Jones could’ve used that silver tongue of his to sell Texas lawmakers on the value of critical race-based education – which would not only unmask many of Jones’s peers as having been on the wrong side of history and force them to reckon with it, but also underscore to their grandkids that those dark days weren’t all that long ago. (“People my age do have unbelievable stories of just how things were segregated,” Jones said in the 2010 oral history interview.) He could’ve dedicated portions of his life and wealth to keeping the story of Arkansas school integration alive – or, short of that, hooked up one Black student who forgave him, a diehard Cowboys fan, with lifetime season tickets.

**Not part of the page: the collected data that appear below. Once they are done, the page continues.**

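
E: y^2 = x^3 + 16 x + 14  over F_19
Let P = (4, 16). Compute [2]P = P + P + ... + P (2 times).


k = 2 = 10_2 (binary, LSB first: 01)
Double-and-add from P = (4, 16):
  bit 0 = 0: acc unchanged = O
  bit 1 = 1: acc = O + (15, 0) = (15, 0)

2P = (15, 0)


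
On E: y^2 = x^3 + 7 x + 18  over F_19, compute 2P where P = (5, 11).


Doubling: s = (3 x1^2 + a) / (2 y1)
s = (3*5^2 + 7) / (2*11) mod 19 = 2
x3 = s^2 - 2 x1 mod 19 = 2^2 - 2*5 = 13
y3 = s (x1 - x3) - y1 mod 19 = 2 * (5 - 13) - 11 = 11

2P = (13, 11)


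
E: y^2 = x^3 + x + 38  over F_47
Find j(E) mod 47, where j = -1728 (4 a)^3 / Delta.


Delta = -16(4 a^3 + 27 b^2) mod 47 = 6
-1728 * (4 a)^3 = -1728 * (4*1)^3 mod 47 = 46
j = 46 * 6^(-1) mod 47 = 39

j = 39 (mod 47)


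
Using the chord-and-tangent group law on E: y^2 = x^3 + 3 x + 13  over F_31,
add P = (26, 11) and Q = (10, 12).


P != Q, so use the chord formula.
s = (y2 - y1) / (x2 - x1) = (1) / (15) mod 31 = 29
x3 = s^2 - x1 - x2 mod 31 = 29^2 - 26 - 10 = 30
y3 = s (x1 - x3) - y1 mod 31 = 29 * (26 - 30) - 11 = 28

P + Q = (30, 28)


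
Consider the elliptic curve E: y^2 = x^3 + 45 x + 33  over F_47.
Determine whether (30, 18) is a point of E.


Check whether y^2 = x^3 + 45 x + 33 (mod 47) for (x, y) = (30, 18).
LHS: y^2 = 18^2 mod 47 = 42
RHS: x^3 + 45 x + 33 = 30^3 + 45*30 + 33 mod 47 = 42
LHS = RHS

Yes, on the curve


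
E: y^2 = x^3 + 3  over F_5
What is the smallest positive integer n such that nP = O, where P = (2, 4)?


Compute successive multiples of P until we hit O:
  1P = (2, 4)
  2P = (2, 1)
  3P = O

ord(P) = 3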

Irving, however clumsily, is at least dealing with his immaturity – and, at age 30, is still young and unschooled in so many ways. But by letting this lie, Jones shows he’s no more culturally sensitive than the Unbreakable Kimmy Schmidt’s Ellie Kemper, who said she wasn’t aware St Louis’ Veiled Prophet secret society of elite white families was “unquestionably” racist and sexist when she was crowned their 19-year-old queen. Jones is no slicker than Donald Trump, conspicuously sheepish about the brazen antisemite and racist he just had around for dinner. And Jones is no more socially progressive than Jeff Bezos, the guy who actually profited from Irving’s contextless tweet. Jones hasn’t even apologized for being in the wrong place at the wrong time.

For years Jones had always been the model among sports owners, the rare steward who is legitimately invested in winning games and trophies. Usually that comes at the expense of having to do things Jones’s way so he can take the lion’s share of credit when the Cowboys are riding high. It would be a steep price if he didn’t also take the blame in fallow seasons, too.

That’s what makes his snapshot outside North Little Rock High so troubling. Had he owned that, he really would be a different kind of NFL maverick. But by punting responsibility, Jones doesn’t just uphold the same forces that ultimately kept his Black peers from integrating his school. He shows himself for who he truly is: just another empty suit who doesn’t have to answer to anybody for anything.